How to restrict Heroku API access to only work through RapidAPI platform

Hey everyone!

I just finished building my first REST API and deployed it to Heroku. I wanted to monetize it through RapidAPI (even though I’ll probably make nothing lol).

The RapidAPI testing works perfectly and requires their API key for requests. But here’s my problem - when I test my Heroku URL directly in a browser or Postman, it works without any API key restrictions.

I noticed that RapidAPI makes requests to their own endpoint, not directly to my Heroku URL. How can I configure my Heroku deployment so it only accepts requests coming from RapidAPI?

I know the chances of someone randomly finding my Heroku URL are slim, but I want to be safe about it.

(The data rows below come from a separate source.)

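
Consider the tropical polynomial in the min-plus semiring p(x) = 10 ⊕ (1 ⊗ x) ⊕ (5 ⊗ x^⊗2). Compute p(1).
p(1) = 2

A tropical monomial a ⊗ x^⊗i evaluates to a + i · x. Evaluating each term at x = 1:
  Term 0 contributes 10 + 0 · 1 = 10
  Term 1 contributes 1 + 1 · 1 = 2
  Term 2 contributes 5 + 2 · 1 = 7
p(1) = ⊕ of these = min[10, 2, 7] = 2.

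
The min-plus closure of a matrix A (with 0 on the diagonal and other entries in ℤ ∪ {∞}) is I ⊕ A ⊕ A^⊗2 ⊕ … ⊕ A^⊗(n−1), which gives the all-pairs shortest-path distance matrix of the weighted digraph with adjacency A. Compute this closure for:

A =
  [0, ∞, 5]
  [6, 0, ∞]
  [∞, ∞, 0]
Closure =
  [0, ∞, 5]
  [6, 0, 11]
  [∞, ∞, 0]

This is the Floyd-Warshall all-pairs shortest-path computation. For each intermediate vertex k = 0, 1, …, 2, update dist[i][j] ← min(dist[i][j], dist[i][k] + dist[k][j]). The final matrix gives, for each (i, j), the minimum total weight of any directed path from i to j (possibly empty when i = j).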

Any suggestions would be helpful!

Here’s another approach - use authentication middleware with environment variables. Store a verification token in your Heroku config vars and have RapidAPI include it in request headers when proxying to your endpoint. Your app checks for this token before processing requests. No token or wrong token? Return 401 unauthorized. This gives you full control without relying on IP addresses that can change. I’ve used this setup for several APIs and it works great. Easy to implement and you can rotate the token anytime for extra security.

I’ve had good luck with IP whitelisting through middleware. RapidAPI gives you their server IP addresses - just whitelist those in your app. Set up a middleware function that checks incoming request IPs against RapidAPI’s known IPs and returns a 403 for everything else. You can also validate request headers since RapidAPI adds specific headers to their proxied requests. Another trick is creating your own secret key for both Heroku environment variables and RapidAPI’s custom headers. Your API validates the secret before granting access. I use both methods together - works great for blocking unauthorized access even if someone finds your Heroku URL.

check for rapidapi’s headers - that’s the easiest fix i’ve found. they always send x-rapidapi-host and x-rapidapi-key, so just validate those exist before processing requests. direct hits to your heroku url won’t have them, so you can throw an error. way simpler than messing with ip whitelisting.